The plantings “help with water management, become a habitat for birds, bees and other species, and improve the soil health. And let’s say 20 or 25 years down the road when you decommission that solar array, you can actually have better soil there and you can farm on it again.
Kanczuzewski said the pollinator habitat movement is “gaining traction” in the Midwest, and particularly in Randolph County, Ind., where Inovateus is based.

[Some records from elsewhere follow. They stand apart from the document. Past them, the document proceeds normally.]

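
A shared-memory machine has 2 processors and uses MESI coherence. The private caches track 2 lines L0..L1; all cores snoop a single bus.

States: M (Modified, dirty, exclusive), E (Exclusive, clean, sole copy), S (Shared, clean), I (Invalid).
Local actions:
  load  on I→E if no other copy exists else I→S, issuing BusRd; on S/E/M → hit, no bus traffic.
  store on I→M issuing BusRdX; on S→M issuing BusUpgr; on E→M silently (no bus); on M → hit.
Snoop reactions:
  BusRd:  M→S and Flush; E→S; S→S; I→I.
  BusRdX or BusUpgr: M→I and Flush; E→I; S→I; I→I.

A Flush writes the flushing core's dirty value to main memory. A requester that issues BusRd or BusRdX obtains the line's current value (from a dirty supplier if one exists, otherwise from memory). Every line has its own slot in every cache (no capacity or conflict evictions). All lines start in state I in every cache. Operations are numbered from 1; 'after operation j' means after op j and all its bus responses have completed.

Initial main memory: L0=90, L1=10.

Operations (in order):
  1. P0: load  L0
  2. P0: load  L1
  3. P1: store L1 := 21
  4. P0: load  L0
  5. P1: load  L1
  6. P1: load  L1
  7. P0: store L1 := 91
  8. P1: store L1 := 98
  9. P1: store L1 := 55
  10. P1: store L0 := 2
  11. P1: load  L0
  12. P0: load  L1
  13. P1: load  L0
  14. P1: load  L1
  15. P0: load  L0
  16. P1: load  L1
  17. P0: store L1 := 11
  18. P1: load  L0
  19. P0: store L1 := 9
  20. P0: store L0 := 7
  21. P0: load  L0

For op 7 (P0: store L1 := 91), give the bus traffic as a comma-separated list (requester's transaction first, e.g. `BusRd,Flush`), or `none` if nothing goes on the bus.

  op1 P0: load  L0 → E/I on L0; bus BusRd; mem=90
  op2 P0: load  L1 → E/I on L1; bus BusRd; mem=10
  op3 P1: store L1 := 21 → I/M on L1; bus BusRdX; mem=10
  op4 P0: load  L0 → E/I on L0; bus (none); mem=90
  op5 P1: load  L1 → I/M on L1; bus (none); mem=10
  op6 P1: load  L1 → I/M on L1; bus (none); mem=10
  op7 P0: store L1 := 91 → M/I on L1; bus BusRdX Flush; mem=21
  op8 P1: store L1 := 98 → I/M on L1; bus BusRdX Flush; mem=91
  op9 P1: store L1 := 55 → I/M on L1; bus (none); mem=91
  op10 P1: store L0 := 2 → I/M on L0; bus BusRdX; mem=90
  op11 P1: load  L0 → I/M on L0; bus (none); mem=90
  op12 P0: load  L1 → S/S on L1; bus BusRd Flush; mem=55
  op13 P1: load  L0 → I/M on L0; bus (none); mem=90
  op14 P1: load  L1 → S/S on L1; bus (none); mem=55
  op15 P0: load  L0 → S/S on L0; bus BusRd Flush; mem=2
  op16 P1: load  L1 → S/S on L1; bus (none); mem=55
  op17 P0: store L1 := 11 → M/I on L1; bus BusUpgr; mem=55
  op18 P1: load  L0 → S/S on L0; bus (none); mem=2
  op19 P0: store L1 := 9 → M/I on L1; bus (none); mem=55
  op20 P0: store L0 := 7 → M/I on L0; bus BusUpgr; mem=2
  op21 P0: load  L0 → M/I on L0; bus (none); mem=2

bus = BusRdX,Flush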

“The county did a solar energy ordinance that includes pollinator friendly provision, so that was exciting for the state of Indiana, and more counties are doing that, I think, across the Midwest,” he said.
Who Benefits?
Colette Pichon Battle, founder and executive director of the Gulf Coast Center for Law & Policy, addressed environmental, equity and social justice involved when solar developers arrive in a neighborhood or region.
Battle said the development and siting of any industrial project, including a large solar project, comes down to democracy itself.
The idea of “some people having more gravity and value than others in these decisions is really a question about our democracy,” she said. “We have many processes that are supposed to be rooted in democracy that [instead] are leaning toward those who have privilege and access and the ability to challenge power.”
Regarding brownfield sites and environmental justice spaces, Battle noted, “We have to be careful that finding the cheapest, most available land does not give to black and brown and poor communities what privileged … communities don’t want.
“The truth is that these things benefit everybody, including the planet, so we need to scale this renewable energy up. For that reason, not because those victims over there really need our help. But because the planet is in trouble and we need to shift our entire infrastructure,” she said.
Battle said she agreed with Robertson’s notion of having “nuanced” conversations, “We have to have those kinds of conversations, and we have to shift this narrative around who’s benefiting.”
“I think the narrative of the benefit has to be a much more collective one around what the transformation required to address this climate crisis is really calling all of us to do and to bear equally as much as possible.”